Why We’re Afraid of Fearless Girl
On Wall Street there’s a bronze statue of a girl who looks about the same age as the sixth graders in the middle school that I teach. She looks pretty fearless as she’s standing up to a raging bronze bull; and she’d better be, it doesn’t take much to see that bull represents men, greed and the lack of women in positions of financial power. The artist Kristen Visbal, maintains that the statue of a child posed with her fists on her hips represents “the power of women in leadership.” Many feminists who don’t like the statue claim she’s a cheap corporate-centric ploy to hide the real issues like equal pay and reproductive rights (the piece was commissioned by State Street Global Advisors).
Everyone loves the image of empowerment represented by a girl standing up for herself in the ruthless, financial jungle our world has become. But, how would some of us men feel if it were a woman standing there? Pretty intimated, right?
But the problem goes deeper than that for men, women and children.

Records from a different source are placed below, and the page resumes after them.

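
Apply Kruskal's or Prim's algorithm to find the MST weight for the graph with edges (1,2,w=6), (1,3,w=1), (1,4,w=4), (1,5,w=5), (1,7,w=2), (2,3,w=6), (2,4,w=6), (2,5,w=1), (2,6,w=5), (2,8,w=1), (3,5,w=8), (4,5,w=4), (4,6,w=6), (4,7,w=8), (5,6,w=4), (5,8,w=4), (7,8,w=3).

Apply Kruskal's algorithm (sort edges by weight, add if no cycle):

Sorted edges by weight:
  (1,3) w=1
  (2,5) w=1
  (2,8) w=1
  (1,7) w=2
  (7,8) w=3
  (1,4) w=4
  (4,5) w=4
  (5,8) w=4
  (5,6) w=4
  (1,5) w=5
  (2,6) w=5
  (1,2) w=6
  (2,3) w=6
  (2,4) w=6
  (4,6) w=6
  (3,5) w=8
  (4,7) w=8

Add edge (1,3) w=1 -- no cycle. Running total: 1
Add edge (2,5) w=1 -- no cycle. Running total: 2
Add edge (2,8) w=1 -- no cycle. Running total: 3
Add edge (1,7) w=2 -- no cycle. Running total: 5
Add edge (7,8) w=3 -- no cycle. Running total: 8
Add edge (1,4) w=4 -- no cycle. Running total: 12
Skip edge (4,5) w=4 -- would create cycle
Skip edge (5,8) w=4 -- would create cycle
Add edge (5,6) w=4 -- no cycle. Running total: 16

MST edges: (1,3,w=1), (2,5,w=1), (2,8,w=1), (1,7,w=2), (7,8,w=3), (1,4,w=4), (5,6,w=4)
Total MST weight: 1 + 1 + 1 + 2 + 3 + 4 + 4 = 16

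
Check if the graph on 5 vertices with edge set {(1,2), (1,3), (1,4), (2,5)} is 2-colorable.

Step 1: Attempt 2-coloring using BFS:
  Start at vertex 1, assign color 0
  Color vertex 2 with color 1 (neighbor of 1)
  Color vertex 3 with color 1 (neighbor of 1)
  Color vertex 4 with color 1 (neighbor of 1)
  Color vertex 5 with color 0 (neighbor of 2)

Step 2: 2-coloring succeeded. No conflicts found.
  Set A (color 0): {1, 5}
  Set B (color 1): {2, 3, 4}

The graph is bipartite with partition {1, 5}, {2, 3, 4}.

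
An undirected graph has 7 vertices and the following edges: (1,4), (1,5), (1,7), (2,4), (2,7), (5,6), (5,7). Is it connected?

Step 1: Build adjacency list from edges:
  1: 4, 5, 7
  2: 4, 7
  3: (none)
  4: 1, 2
  5: 1, 6, 7
  6: 5
  7: 1, 2, 5

Step 2: Run BFS/DFS from vertex 1:
  Visited: {1, 4, 5, 7, 2, 6}
  Reached 6 of 7 vertices

Step 3: Only 6 of 7 vertices reached. Graph is disconnected.
Connected components: {1, 2, 4, 5, 6, 7}, {3}
Answer: No, the graph is not connected (2 components).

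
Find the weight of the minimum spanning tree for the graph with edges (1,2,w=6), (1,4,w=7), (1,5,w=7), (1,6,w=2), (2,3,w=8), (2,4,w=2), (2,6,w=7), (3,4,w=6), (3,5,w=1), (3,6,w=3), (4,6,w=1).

Apply Kruskal's algorithm (sort edges by weight, add if no cycle):

Sorted edges by weight:
  (3,5) w=1
  (4,6) w=1
  (1,6) w=2
  (2,4) w=2
  (3,6) w=3
  (1,2) w=6
  (3,4) w=6
  (1,4) w=7
  (1,5) w=7
  (2,6) w=7
  (2,3) w=8

Add edge (3,5) w=1 -- no cycle. Running total: 1
Add edge (4,6) w=1 -- no cycle. Running total: 2
Add edge (1,6) w=2 -- no cycle. Running total: 4
Add edge (2,4) w=2 -- no cycle. Running total: 6
Add edge (3,6) w=3 -- no cycle. Running total: 9

MST edges: (3,5,w=1), (4,6,w=1), (1,6,w=2), (2,4,w=2), (3,6,w=3)
Total MST weight: 1 + 1 + 2 + 2 + 3 = 9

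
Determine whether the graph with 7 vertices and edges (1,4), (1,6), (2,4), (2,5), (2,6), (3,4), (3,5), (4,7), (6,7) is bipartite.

Step 1: Attempt 2-coloring using BFS:
  Start at vertex 1, assign color 0
  Color vertex 4 with color 1 (neighbor of 1)
  Color vertex 6 with color 1 (neighbor of 1)
  Color vertex 2 with color 0 (neighbor of 4)
  Color vertex 3 with color 0 (neighbor of 4)
  Color vertex 7 with color 0 (neighbor of 4)
  Color vertex 5 with color 1 (neighbor of 2)

Step 2: 2-coloring succeeded. No conflicts found.
  Set A (color 0): {1, 2, 3, 7}
  Set B (color 1): {4, 5, 6}

The graph is bipartite with partition {1, 2, 3, 7}, {4, 5, 6}.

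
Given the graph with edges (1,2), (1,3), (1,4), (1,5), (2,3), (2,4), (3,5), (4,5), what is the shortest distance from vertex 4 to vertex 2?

Step 1: Build adjacency list:
  1: 2, 3, 4, 5
  2: 1, 3, 4
  3: 1, 2, 5
  4: 1, 2, 5
  5: 1, 3, 4

Step 2: BFS from vertex 4 to find shortest path to 2:
  vertex 1 reached at distance 1
  vertex 2 reached at distance 1

Step 3: Shortest path: 4 -> 2
Path length: 1 edge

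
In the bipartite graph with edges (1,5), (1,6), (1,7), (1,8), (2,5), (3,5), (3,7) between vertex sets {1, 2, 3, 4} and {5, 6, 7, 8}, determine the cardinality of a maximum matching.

Step 1: List the neighbors of each left vertex:
  1: 5, 6, 7, 8
  2: 5
  3: 5, 7
  4: (none)

Step 2: Greedily match left vertices, then look for augmenting paths:
  Match 1 -- 6
  Match 2 -- 5
  Match 3 -- 7
  No augmenting path remains.

Step 3: Verify this is maximum:
  Matching has size 3. The vertex set {1, 2, 3} covers every edge and has size 3; any matching has at most one edge per cover vertex, so 3 is maximum (König's theorem).

Maximum matching: {(1,6), (2,5), (3,7)}
Size: 3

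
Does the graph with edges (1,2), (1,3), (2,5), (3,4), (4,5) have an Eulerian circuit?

Step 1: Find the degree of each vertex:
  deg(1) = 2
  deg(2) = 2
  deg(3) = 2
  deg(4) = 2
  deg(5) = 2

Step 2: Count vertices with odd degree:
  All vertices have even degree (0 odd-degree vertices)

Step 3: Apply Euler's theorem:
  - Eulerian circuit exists iff graph is connected and all vertices have even degree
  - Eulerian path exists iff graph is connected and has 0 or 2 odd-degree vertices

Graph is connected with 0 odd-degree vertices.
Both Eulerian circuit and Eulerian path exist.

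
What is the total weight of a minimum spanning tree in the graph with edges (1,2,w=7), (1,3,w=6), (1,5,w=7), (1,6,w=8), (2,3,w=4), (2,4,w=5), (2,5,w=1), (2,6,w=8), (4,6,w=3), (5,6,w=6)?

Apply Kruskal's algorithm (sort edges by weight, add if no cycle):

Sorted edges by weight:
  (2,5) w=1
  (4,6) w=3
  (2,3) w=4
  (2,4) w=5
  (1,3) w=6
  (5,6) w=6
  (1,2) w=7
  (1,5) w=7
  (1,6) w=8
  (2,6) w=8

Add edge (2,5) w=1 -- no cycle. Running total: 1
Add edge (4,6) w=3 -- no cycle. Running total: 4
Add edge (2,3) w=4 -- no cycle. Running total: 8
Add edge (2,4) w=5 -- no cycle. Running total: 13
Add edge (1,3) w=6 -- no cycle. Running total: 19

MST edges: (2,5,w=1), (4,6,w=3), (2,3,w=4), (2,4,w=5), (1,3,w=6)
Total MST weight: 1 + 3 + 4 + 5 + 6 = 19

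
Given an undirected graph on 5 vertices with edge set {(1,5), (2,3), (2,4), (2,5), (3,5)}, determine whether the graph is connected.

Step 1: Build adjacency list from edges:
  1: 5
  2: 3, 4, 5
  3: 2, 5
  4: 2
  5: 1, 2, 3

Step 2: Run BFS/DFS from vertex 1:
  Visited: {1, 5, 2, 3, 4}
  Reached 5 of 5 vertices

Step 3: All 5 vertices reached from vertex 1, so the graph is connected.
Answer: Yes, the graph is connected.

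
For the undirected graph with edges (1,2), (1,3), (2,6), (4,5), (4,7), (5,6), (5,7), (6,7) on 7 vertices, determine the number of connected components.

Step 1: Build adjacency list from edges:
  1: 2, 3
  2: 1, 6
  3: 1
  4: 5, 7
  5: 4, 6, 7
  6: 2, 5, 7
  7: 4, 5, 6

Step 2: Run BFS/DFS from vertex 1:
  Visited: {1, 2, 3, 6, 5, 7, 4}
  Reached 7 of 7 vertices

Step 3: All 7 vertices reached from vertex 1, so the graph is connected.
Number of connected components: 1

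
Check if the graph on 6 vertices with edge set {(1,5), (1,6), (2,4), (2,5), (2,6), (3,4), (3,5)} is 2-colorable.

Step 1: Attempt 2-coloring using BFS:
  Start at vertex 1, assign color 0
  Color vertex 5 with color 1 (neighbor of 1)
  Color vertex 6 with color 1 (neighbor of 1)
  Color vertex 2 with color 0 (neighbor of 5)
  Color vertex 3 with color 0 (neighbor of 5)
  Color vertex 4 with color 1 (neighbor of 2)

Step 2: 2-coloring succeeded. No conflicts found.
  Set A (color 0): {1, 2, 3}
  Set B (color 1): {4, 5, 6}

The graph is bipartite with partition {1, 2, 3}, {4, 5, 6}.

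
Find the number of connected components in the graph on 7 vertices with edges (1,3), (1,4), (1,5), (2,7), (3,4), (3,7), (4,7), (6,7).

Step 1: Build adjacency list from edges:
  1: 3, 4, 5
  2: 7
  3: 1, 4, 7
  4: 1, 3, 7
  5: 1
  6: 7
  7: 2, 3, 4, 6

Step 2: Run BFS/DFS from vertex 1:
  Visited: {1, 3, 4, 5, 7, 2, 6}
  Reached 7 of 7 vertices

Step 3: All 7 vertices reached from vertex 1, so the graph is connected.
Number of connected components: 1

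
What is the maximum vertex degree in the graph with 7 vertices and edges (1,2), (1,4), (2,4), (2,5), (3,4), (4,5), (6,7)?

Step 1: Count edges incident to each vertex:
  deg(1) = 2 (neighbors: 2, 4)
  deg(2) = 3 (neighbors: 1, 4, 5)
  deg(3) = 1 (neighbors: 4)
  deg(4) = 4 (neighbors: 1, 2, 3, 5)
  deg(5) = 2 (neighbors: 2, 4)
  deg(6) = 1 (neighbors: 7)
  deg(7) = 1 (neighbors: 6)

Step 2: Find maximum:
  max(2, 3, 1, 4, 2, 1, 1) = 4 (vertex 4)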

We aren’t just angry at Fearless Girl. We’re afraid of her, afraid for her. We’re afraid because we know in our hearts her future is imperiled. She doesn’t stand a chance alongside a President who is being mocked as “the pussy-grabber-in-chief”; but also brags his daughter (or is that his wife? Even he often gets them confused) is a model–not just for the latest issue of Maxim–but for longer maternity leave. Will our fearless young women be devoured by the wave of sexism that many attribute to the president’s base? Hillary Clinton recently claimed that she lost the election because of misogyny, that America is threatened by having a woman in the oval office. I don’t believe that a majority of us feel that way. I watch young girls stand up for their rights every day in my classroom.
The real problem isn’t just emanating from the oval office. The truth is, Fearless Girl doesn’t stand a chance against the mixed messages the media sends all young women. We want our daughters to be strong, but don’t we also want them to look gorgeous in revealing bikinis? The media thinks so. And the truth is, we who call ourselves “feminists” don’t even know what that word stands for anymore. The most progressive and intelligent young women I talk to at my school don’t consider themselves feminists, because they think it stands for a woman who doesn’t like men and doesn’t enjoy being herself.
To speak against feminism is to speak against basic human rights. But it’s time for someone to admit that the type of feminism that once worked–or at least, forced people to take notice–has changed. Young women aren’t weaker than they were a generation ago, but they’re a lot more confused about how their voices will be heard. Fearless Girl doesn’t just need a woman mentor, she needs an interpreter who can help separate the truth from the bull.
What’s the Real Provenance of this Ring?
On March 6th, 2016, The Telegraph, an English newspaper, announced the following:
“A ring believed to have belonged to Joan of Arc is being returned to France for the first time in 600 years after being sold at auction for almost £300,000.
The gold-plated silver ring was dated to the 15th century by an Oxford laboratory, but the trove of historical documents that came with it have yet to prove it belonged to the famous French martyr.”
If you’re reading my YA thriller, Cease & Desist, you know this ring has great symbolic importance in my work. I fictionalized it’s journey down through Jeanne’s bloodline. I wanted it to symbolize the paranormal power it bestowed upon all the girls who chose to wear it. My story is fiction, but the fact of a ring that belonged to Jeanne d’Arc is real and its description is documented at her trial. Nevertheless whether the ring auctioned recently is authentic is dubious to some–historians, for example, are skeptical about the provenance that was presented by Timeline Auctions–the English auction house that sold it–
According to the auction house, Jeanne gave the ring (or it was confiscated) by her Burgundian captors shortly before they handed her over to the English, and may have ended up in the hands of the archbishop of Winchester, Henry Beaufort, who was present at her trial, and stayed in Britain ever since.
Here are the only facts about Jeanne’s ring we know, from the transcripts of her trial:
The description of the ring–specifically that it contained three crosses and the words Jehsus Maria–were real, as Jeanne described it.
“I think it had on it three crosses, and no other sign that I know except the words Jesus Maria”
“It was a gift from her mother, Isabelle”.
In my version of the events, Jeanne handed the ring over to a Benedictine monk who heard her last confession. This is completely unsubstantiated, but it’s a whole lot more likely than having Jeanne turn it over willingly to Henry Beaufort, the archbishop who, as trial records show verbally abused Jeanne at trial and denied her the right of counsel. (One biographer suggested that he may have sexually abused Jeanne, the virgin as well) . It’s more likely that the ring was taken from Jeanne by her captors before her trial in Rouen.
So, is this the ring “The Maid” really wore? All we know for sure is that the French government refused to participate in the auction, citing concerns over authenticity and the buyer turned out to be an amusement park in France, not considered the typical home for a relic that belonged to the patron saint of France.